I thought this would be the case, but I have most of my WiFi-enabled devices using WireGuard, and don't have a problem accessing my self-hosted services, nor with casting. This is the case even with phones using WireGuard. I can cast, use Jellyfin, and cast from Jellyfin just fine. edit: I should mention that I don't have an internet-only DMZ, just WireGuard for the LAN.
I can't get any casting to work when my phone is connected with WireGuard. I have exclude private IP's on for the one I'm connected to. It'll show for instance in the YouTube app but not actually be able to cast. Disabling VPN and retrying works immediately.

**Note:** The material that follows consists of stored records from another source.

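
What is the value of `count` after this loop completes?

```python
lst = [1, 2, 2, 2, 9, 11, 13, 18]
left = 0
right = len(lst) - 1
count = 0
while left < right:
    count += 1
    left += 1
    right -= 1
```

Iterations until pointers meet (list length 8)
`count` takes the values: 0 → 1 → 2 → 3 → 4

Answer: 4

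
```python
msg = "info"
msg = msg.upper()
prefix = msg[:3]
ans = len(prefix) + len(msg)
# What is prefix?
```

Trace:
`msg = "info"` → msg = 'info'
`msg = msg.upper()` → msg = 'INFO'
`prefix = msg[:3]` → prefix = 'INF'
`ans = len(prefix) + len(msg)` → ans = 7
So prefix = 'INF'

Answer: 'INF'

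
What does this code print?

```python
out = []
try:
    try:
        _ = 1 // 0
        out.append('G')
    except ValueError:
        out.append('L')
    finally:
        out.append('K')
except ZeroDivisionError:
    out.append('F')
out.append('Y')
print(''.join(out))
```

Execution trace: 'K' (inner finally) → 'F' (outer except ZeroDivisionError) → 'Y' (after the try/except). Output: KFY

Answer: KFY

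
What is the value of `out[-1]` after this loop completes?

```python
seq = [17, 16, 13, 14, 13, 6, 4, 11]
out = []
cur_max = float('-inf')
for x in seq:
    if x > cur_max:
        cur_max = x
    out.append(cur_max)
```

Running max ends at 17
`out` takes the values: [] → [17] → [17, 17] → [17, 17, 17] → [17, 17, 17, 17] → [17, 17, 17, 17, 17] → [17, 17, 17, 17, 17, 17] → [17, 17, 17, 17, 17, 17, 17] → [17, 17, 17, 17, 17, 17, 17, 17]
So `out[-1]` = 17

Answer: 17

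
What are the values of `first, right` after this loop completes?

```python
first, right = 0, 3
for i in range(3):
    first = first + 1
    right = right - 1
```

first goes 0→3, right goes 3→0
`first, right` takes the values: (0, 3) → (1, 3) → (1, 2) → (2, 2) → (2, 1) → (3, 1) → (3, 0)

Answer: 3, 0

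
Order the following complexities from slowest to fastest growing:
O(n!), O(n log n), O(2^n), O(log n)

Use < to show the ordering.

Ordered by growth rate: O(log n) < O(n log n) < O(2^n) < O(n!)

Answer: O(log n) < O(n log n) < O(2^n) < O(n!)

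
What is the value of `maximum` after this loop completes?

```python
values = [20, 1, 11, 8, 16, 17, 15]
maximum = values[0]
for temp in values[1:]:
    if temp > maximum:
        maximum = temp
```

Maximum of [20, 1, 11, 8, 16, 17, 15]
`maximum` takes the values: 20

Answer: 20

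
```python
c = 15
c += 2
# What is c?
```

Trace:
`c = 15` → c = 15
`c += 2` → c = 17
So c = 17

Answer: 17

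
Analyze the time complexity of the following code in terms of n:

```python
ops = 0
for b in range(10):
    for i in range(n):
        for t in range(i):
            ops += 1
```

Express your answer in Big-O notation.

Each loop level contributes: 1 × n × n. Multiplying the contributions gives O(n^2).

Answer: O(n^2)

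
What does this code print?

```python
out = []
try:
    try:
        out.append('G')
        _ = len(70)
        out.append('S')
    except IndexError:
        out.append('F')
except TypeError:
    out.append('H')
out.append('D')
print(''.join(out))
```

Execution trace: 'G' (try body) → 'H' (outer except TypeError) → 'D' (after the try/except). Output: GHD

Answer: GHD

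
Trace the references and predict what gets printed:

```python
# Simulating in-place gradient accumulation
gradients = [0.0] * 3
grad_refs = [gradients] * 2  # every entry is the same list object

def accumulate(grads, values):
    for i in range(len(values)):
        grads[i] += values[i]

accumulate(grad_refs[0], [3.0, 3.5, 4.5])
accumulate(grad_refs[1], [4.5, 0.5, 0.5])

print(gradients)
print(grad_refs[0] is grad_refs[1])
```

Key concept: gradient accumulation aliasing.
Step by step:
`gradients = [0.0] * 3` → gradients = [0.0, 0.0, 0.0]
`grad_refs = [gradients] * 2` → grad_refs = [[0.0, 0.0, 0.0], [0.0, 0.0, 0.0]]
`accumulate(grad_refs[0], [3.0, 3.5, 4.5])` → gradients = [3.0, 3.5, 4.5]; grad_refs = [[3.0, 3.5, 4.5], [3.0, 3.5, 4.5]]
`accumulate(grad_refs[1], [4.5, 0.5, 0.5])` → gradients = [7.5, 4.0, 5.0]; grad_refs = [[7.5, 4.0, 5.0], [7.5, 4.0, 5.0]]
`print(gradients)` → prints [7.5, 4.0, 5.0]
`print(grad_refs[0] is grad_refs[1])` → prints True

Answer:
[7.5, 4.0, 5.0]
True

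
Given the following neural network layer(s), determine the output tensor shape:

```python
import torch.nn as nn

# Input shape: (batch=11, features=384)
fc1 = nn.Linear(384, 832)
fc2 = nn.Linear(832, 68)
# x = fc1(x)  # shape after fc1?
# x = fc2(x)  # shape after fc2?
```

Input: (11, 384) -> after fc1: (11, 832) -> Output: (11, 68)

Answer: (11, 68)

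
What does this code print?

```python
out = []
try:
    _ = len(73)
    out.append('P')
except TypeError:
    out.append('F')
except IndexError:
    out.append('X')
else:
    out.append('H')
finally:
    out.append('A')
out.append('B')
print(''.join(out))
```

Execution trace: 'F' (except TypeError) → 'A' (finally) → 'B' (after the try/except). Output: FAB

Answer: FAB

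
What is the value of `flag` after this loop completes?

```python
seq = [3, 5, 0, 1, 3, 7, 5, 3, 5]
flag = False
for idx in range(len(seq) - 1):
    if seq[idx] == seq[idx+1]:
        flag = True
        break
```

Check consecutive duplicates in [3, 5, 0, 1, 3, 7, 5, 3, 5]
`flag` takes the values: False

Answer: False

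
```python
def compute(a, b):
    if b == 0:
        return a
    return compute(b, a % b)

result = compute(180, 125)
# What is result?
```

compute(180, 125) -> compute(125, 55) -> compute(55, 15) -> compute(15, 10) -> compute(10, 5) -> compute(5, 0) -> 5

Answer: 5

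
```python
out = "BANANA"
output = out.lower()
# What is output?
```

Trace:
`out = "BANANA"` → out = 'BANANA'
`output = out.lower()` → output = 'banana'
So output = 'banana'

Answer: 'banana'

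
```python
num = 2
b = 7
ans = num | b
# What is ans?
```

Trace:
`num = 2` → num = 2
`b = 7` → b = 7
`ans = num | b` → ans = 7
So ans = 7

Answer: 7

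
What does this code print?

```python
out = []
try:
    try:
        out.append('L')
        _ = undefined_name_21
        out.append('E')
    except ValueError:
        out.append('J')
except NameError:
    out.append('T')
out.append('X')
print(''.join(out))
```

Execution trace: 'L' (try body) → 'T' (outer except NameError) → 'X' (after the try/except). Output: LTX

Answer: LTX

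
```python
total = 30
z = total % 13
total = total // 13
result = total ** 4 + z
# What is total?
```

Trace:
`total = 30` → total = 30
`z = total % 13` → z = 4
`total = total // 13` → total = 2
`result = total ** 4 + z` → result = 20
So total = 2

Answer: 2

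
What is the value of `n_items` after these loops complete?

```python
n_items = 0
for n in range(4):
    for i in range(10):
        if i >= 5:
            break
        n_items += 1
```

Inner breaks at 5, outer runs 4 times
`n_items` takes the values: 0 → 1 → 2 → 3 → 4 → 5 → 6 → 7 → 8 → 9 → 10 → 11 → 12 → 13 → 14 → 15 → 16 → 17 → 18 → 19 → 20

Answer: 20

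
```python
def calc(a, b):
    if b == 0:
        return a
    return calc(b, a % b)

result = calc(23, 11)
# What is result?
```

calc(23, 11) -> calc(11, 1) -> calc(1, 0) -> 1

Answer: 1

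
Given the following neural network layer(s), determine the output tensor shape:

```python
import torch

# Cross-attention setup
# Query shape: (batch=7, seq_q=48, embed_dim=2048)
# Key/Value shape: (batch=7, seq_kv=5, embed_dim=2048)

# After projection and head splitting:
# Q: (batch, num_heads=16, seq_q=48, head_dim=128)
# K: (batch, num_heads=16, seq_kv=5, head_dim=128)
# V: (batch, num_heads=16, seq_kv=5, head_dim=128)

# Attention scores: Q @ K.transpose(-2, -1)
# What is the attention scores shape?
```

Input: (7, 48, 2048) -> Output: (7, 16, 48, 5)

Answer: (7, 16, 48, 5)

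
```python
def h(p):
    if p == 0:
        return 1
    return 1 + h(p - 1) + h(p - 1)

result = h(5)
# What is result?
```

h(p) = 1 + 2·h(p-1), h(0)=1. Closed form: (1+1)·2^5 - 1 = 63.

Answer: 63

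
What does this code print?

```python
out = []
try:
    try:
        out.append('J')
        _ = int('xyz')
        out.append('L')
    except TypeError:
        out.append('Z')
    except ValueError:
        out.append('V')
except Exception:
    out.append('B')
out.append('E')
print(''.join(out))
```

Execution trace: 'J' (inner try body) → 'V' (inner except ValueError) → 'E' (after the try/except). Output: JVE

Answer: JVE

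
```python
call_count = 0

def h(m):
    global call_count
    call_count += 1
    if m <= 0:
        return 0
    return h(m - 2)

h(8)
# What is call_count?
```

Linear recursion stepping by 2: 5 calls from m=8 down to ≤0.

Answer: 5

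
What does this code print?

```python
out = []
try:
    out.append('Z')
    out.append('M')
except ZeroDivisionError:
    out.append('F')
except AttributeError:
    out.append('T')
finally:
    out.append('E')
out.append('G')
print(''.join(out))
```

Execution trace: 'Z' (try body) → 'M' (try body, no exception) → 'E' (finally) → 'G' (after the try/except). Output: ZMEG

Answer: ZMEG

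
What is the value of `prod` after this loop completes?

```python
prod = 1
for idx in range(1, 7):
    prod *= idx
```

6! = 720
`prod` takes the values: 1 → 2 → 6 → 24 → 120 → 720

Answer: 720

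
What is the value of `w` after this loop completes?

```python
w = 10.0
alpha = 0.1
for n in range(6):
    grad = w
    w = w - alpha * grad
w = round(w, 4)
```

Gradient descent: w = 10.0 * (1 - 0.1)^6
`w` takes the values: 10.0 → 9.0 → 8.1 → 7.29 → 6.561 → 5.9049 → 5.31441 → 5.3144

Answer: 5.3144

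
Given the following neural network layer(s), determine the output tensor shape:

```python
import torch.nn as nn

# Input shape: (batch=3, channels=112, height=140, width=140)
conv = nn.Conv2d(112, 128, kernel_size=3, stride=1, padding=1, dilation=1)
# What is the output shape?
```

Input: (3, 112, 140, 140) -> Output: (3, 128, 140, 140)

Answer: (3, 128, 140, 140)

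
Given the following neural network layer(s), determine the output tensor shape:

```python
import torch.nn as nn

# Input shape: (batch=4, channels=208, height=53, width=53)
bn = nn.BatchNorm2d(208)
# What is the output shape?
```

Input: (4, 208, 53, 53) -> Output: (4, 208, 53, 53)

Answer: (4, 208, 53, 53)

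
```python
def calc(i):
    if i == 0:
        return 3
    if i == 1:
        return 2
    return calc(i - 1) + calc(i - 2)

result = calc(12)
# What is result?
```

Build up from base cases: calc(0)=3, calc(1)=2, calc(2)=5, calc(3)=7, calc(4)=12, calc(5)=19, calc(6)=31, ..., calc(12)=555

Answer: 555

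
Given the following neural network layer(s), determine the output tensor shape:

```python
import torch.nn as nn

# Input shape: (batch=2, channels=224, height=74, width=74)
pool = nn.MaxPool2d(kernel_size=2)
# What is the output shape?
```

Input: (2, 224, 74, 74) -> Output: (2, 224, 37, 37)

Answer: (2, 224, 37, 37)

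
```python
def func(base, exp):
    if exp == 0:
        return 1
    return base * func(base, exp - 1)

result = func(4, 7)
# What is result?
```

func(4, 7) = 4 * 4 * 4 * 4 * 4 * 4 * 4 = 16384

Answer: 16384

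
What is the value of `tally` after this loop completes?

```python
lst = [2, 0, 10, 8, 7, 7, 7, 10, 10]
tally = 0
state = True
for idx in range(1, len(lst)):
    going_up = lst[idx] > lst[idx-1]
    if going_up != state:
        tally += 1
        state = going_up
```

Count direction changes in [2, 0, 10, 8, 7, 7, 7, 10, 10]
`tally` takes the values: 0 → 1 → 2 → 3 → 4 → 5

Answer: 5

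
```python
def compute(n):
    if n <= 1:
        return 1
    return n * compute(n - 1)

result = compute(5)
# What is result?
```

compute(5) = 5 * 4 * 3 * 2 * 1 = 120

Answer: 120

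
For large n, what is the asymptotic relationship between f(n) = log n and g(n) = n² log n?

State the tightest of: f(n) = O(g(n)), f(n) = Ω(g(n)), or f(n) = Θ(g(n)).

log n vs n² log n: f(n) = O(g(n)) but not Ω(g(n)) — n² log n grows strictly faster than log n.

Answer: f(n) = O(g(n)) but not Ω(g(n)) — n² log n grows strictly faster than log n.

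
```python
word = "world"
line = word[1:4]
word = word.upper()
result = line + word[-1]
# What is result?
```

Trace:
`word = "world"` → word = 'world'
`line = word[1:4]` → line = 'orl'
`word = word.upper()` → word = 'WORLD'
`result = line + word[-1]` → result = 'orlD'
So result = 'orlD'

Answer: 'orlD'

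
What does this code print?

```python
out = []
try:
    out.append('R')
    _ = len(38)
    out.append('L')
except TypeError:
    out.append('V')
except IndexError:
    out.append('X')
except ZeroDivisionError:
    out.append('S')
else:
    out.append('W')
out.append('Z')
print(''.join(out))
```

Execution trace: 'R' (try body) → 'V' (except TypeError) → 'Z' (after the try/except). Output: RVZ

Answer: RVZ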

While I'm exited about wireguard - you might want to have a look at zerotier - it works perfectly as a mesh LAN. Must admit I haven't tried casting - the only thing I "cast" is youtube - which is just via regular LAN/internet.
It might have something to do with how you've implemented your VPN on the server-side. I had to play with iptables to get my devices to talk with one another seamlessly.
Possibly had to do something on the OpenWRT side, as well, but it's been a while since I initially configured my network to work with WireGuard.
How about 802.1x? It's still safe and I can do many fancy networking tricks (VLAN, etc) with it. But it's not compatible with a lot of "IOT" stuff including Chromecast.